Dive Brief:
-
Walmart’s Store No 8 innovation unit is working with Arianna Huffington’s Thrive Global and Accenture on a nationwide competition for early-stage developers of virtual reality solutions, which will culminate in an invitation-only exhibition of selected solutions in Los Angeles in October, Walmart announced in a press release Wednesday.
-
The program, Innov8: V-commerce, is seeking applications from companies that “are developing technologies and content that will shape the future of commerce in virtual reality,” according to a Walmart statement. Selected winners will receive capital to fund development costs and strategic advice during incubation of the concept, along with an opportunity to work with Walmart, Jet.com, Thrive Global and other retail partners.
-
Innov8’s Board will include: Marc Lore, CEO of Walmart U.S. eCommerce/founder of Jet.com; Katie Finnegan and Seth Beal, principals of Store No 8; Arianna Huffington, CEO of Thrive Global; Marc Carrel-Billiard, senior managing director of Accenture Labs; Jason Welsh, managing director of Accenture Interactive; Kirsten Green, general partner of Forerunner Ventures; and Tipatat Chennavasin, general partner of the Virtual Reality Fund.
Dive Insight:
Another day, another incubator program emerges to reinvent the retail sector. Programs like Target + Techstars, Walmart's Open Call and Amazon's Alexa accelerator (and most recently its developer learning series) undeniably help small firms and startups get high-level professional advice and a boost onto a high-profile stage, and the Innov8: V-commerce effort from Walmart Store No 8 and partners is cut from the same cloth.

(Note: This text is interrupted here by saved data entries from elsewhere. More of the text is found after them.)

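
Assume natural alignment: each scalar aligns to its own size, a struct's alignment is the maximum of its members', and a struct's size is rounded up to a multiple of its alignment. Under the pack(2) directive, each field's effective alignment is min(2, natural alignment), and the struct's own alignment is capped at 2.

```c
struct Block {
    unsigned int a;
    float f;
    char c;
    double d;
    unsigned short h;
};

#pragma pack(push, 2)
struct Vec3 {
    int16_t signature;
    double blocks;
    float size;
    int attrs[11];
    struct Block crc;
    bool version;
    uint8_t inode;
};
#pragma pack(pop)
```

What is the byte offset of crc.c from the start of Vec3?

Block: 0..4  a  (4B, 4-aligned); 4..8  f  (4B, 4-aligned); 8..9  c  (1B, 1-aligned); 9..16  -- padding (7B); 16..24  d  (8B, 8-aligned); 24..26  h  (2B, 2-aligned); 26..32  -- tail padding (6B); sizeof = 32, alignof = 8
0..2  signature  (2B, 2-aligned)
2..10  blocks  (8B, 2-aligned)
10..14  size  (4B, 2-aligned)
14..58  attrs  (44B, 2-aligned)
58..90  crc  (32B, 2-aligned)
within Block: c at 8
58 + 8 = 66

66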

However, any retailer hosting these kinds of program is also doing so for its own gain, either to later invest in the best companies and concepts to emerge from these programs, or to put themselves in a good position to leverage and/or sell concepts and products they couldn't develop in-house.
Which brings us to virtual reality. The particular program for early-stage VR developers comes at a time when several retailers have invested a great deal in the success of VR, both as a technology for internal use and as a technology product to sell their customers. Yet, the VR market still hasn't paid off to the degree anyone has hoped; 2016 was widely seen as a potential breakthrough year, but sales of headsets remain unimpressive (forcing firms like Facebook to cut the price of its Oculus Rift and retailers like Best Buy to reduce the number of pop-up demonstrations in stores). VR just hasn't found its way into the mainstream.
Walmart was not among retailers on the cutting edge of VR investment, but it did recently start using VR for its own internal training purposes, and it may now be looking to reboot the market fortunes of a technology it believes in. Using the phrase "V-commerce," not to be confused with e-commerce or m-commerce, may show where the ambitions of Walmart and its partners lay, though even if they spot some VR diamonds in the rough and polish them up for public viewing later this year, VR remains very much a work in progress for retail.